The authors and others have shown previously that the purine nucleoside adenosine is a potent vasodilator in the retinal microcirculation, mediating increases in retinal blood flow (RBF) in response to several autoregulatory stimuli. The current experiments were undertaken to elucidate the involvement of adenosine triphosphate (ATP)-sensitive potassium (KATP) channels and the adenylate cyclase--cyclic adenosine monophosphate (cAMP) second-messenger system in the transduction of adenosine's hyperemic response.

METHODS

Retinal fluorescein angiograms were videorecorded in isoflurane-anesthetized newborn pigs, and changes in arteriovenous transit times and retinal arteriolar and venular diameters were used to estimate stimulus-induced changes in RBF.

RESULTS

Intravitreal perivascular microsuffusion of 5 nmol and 50 nmol adenosine caused dose-dependent increases in RBF of 79% +/- 4% (P < 0.05; n = 5) and 323% +/- 61% (P < 0.05; n = 5), respectively.
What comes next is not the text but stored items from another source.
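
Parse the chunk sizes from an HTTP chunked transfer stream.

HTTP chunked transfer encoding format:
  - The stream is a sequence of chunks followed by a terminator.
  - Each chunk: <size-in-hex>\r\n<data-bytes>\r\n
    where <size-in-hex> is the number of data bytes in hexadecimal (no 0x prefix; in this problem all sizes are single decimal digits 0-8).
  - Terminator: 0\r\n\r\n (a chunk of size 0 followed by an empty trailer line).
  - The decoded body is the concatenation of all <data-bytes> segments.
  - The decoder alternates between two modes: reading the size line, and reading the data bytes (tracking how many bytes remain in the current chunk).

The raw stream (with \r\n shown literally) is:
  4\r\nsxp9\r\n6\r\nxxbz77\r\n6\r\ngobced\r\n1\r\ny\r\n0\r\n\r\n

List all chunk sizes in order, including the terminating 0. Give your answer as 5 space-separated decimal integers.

Answer: 4 6 6 1 0

Derivation:
Chunk 1: stream[0..1]='4' size=0x4=4, data at stream[3..7]='sxp9' -> body[0..4], body so far='sxp9'
Chunk 2: stream[9..10]='6' size=0x6=6, data at stream[12..18]='xxbz77' -> body[4..10], body so far='sxp9xxbz77'
Chunk 3: stream[20..21]='6' size=0x6=6, data at stream[23..29]='gobced' -> body[10..16], body so far='sxp9xxbz77gobced'
Chunk 4: stream[31..32]='1' size=0x1=1, data at stream[34..35]='y' -> body[16..17], body so far='sxp9xxbz77gobcedy'
Chunk 5: stream[37..38]='0' size=0 (terminator). Final body='sxp9xxbz77gobcedy' (17 bytes)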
The KATP channel antagonist glibenclamide (0.5 nmol and 5 nmol) caused a significant, dose-dependent attenuation of the hyperemic response to 5 nmol adenosine. The specificity of glibenclamide for blocking KATP channels was demonstrated by its ability to block by 94% +/- 6% (P < 0.05; n = 5) the increase in RBF (94% +/- 7%; P < 0.05) elicited by the intravitreal microsuffusion of the KATP channel agonist cromakalim (5 nmol), whereas it had no effect on the 103% +/- 12% increase in RBF (P < 0.05; n = 5) induced by the nitric oxide donor sodium nitroprusside (15 nmol). Adenosine-induced hyperemia was not potentiated by forskolin (1.7 nmol; n = 4), an adenylate cyclase activator, and was not attenuated by dideoxyadenosine (5 nmol; n = 4), an adenylate cyclase inhibitor. In addition, no significant increases in RBF could be elicited by 2.5 to 25 nmol 8-bromo-cAMP (n = 4), a membrane-permeable cAMP analog.

CONCLUSIONS

These results in the piglet indicate that adenosine increases blood flow in the retina by activating KATP channels, not by increasing in cyclic AMP secondary to adenylate cyclase activation. They also underscore the potential importance of KATP channels in the transduction of retinal vasodilatative responses to other agonists.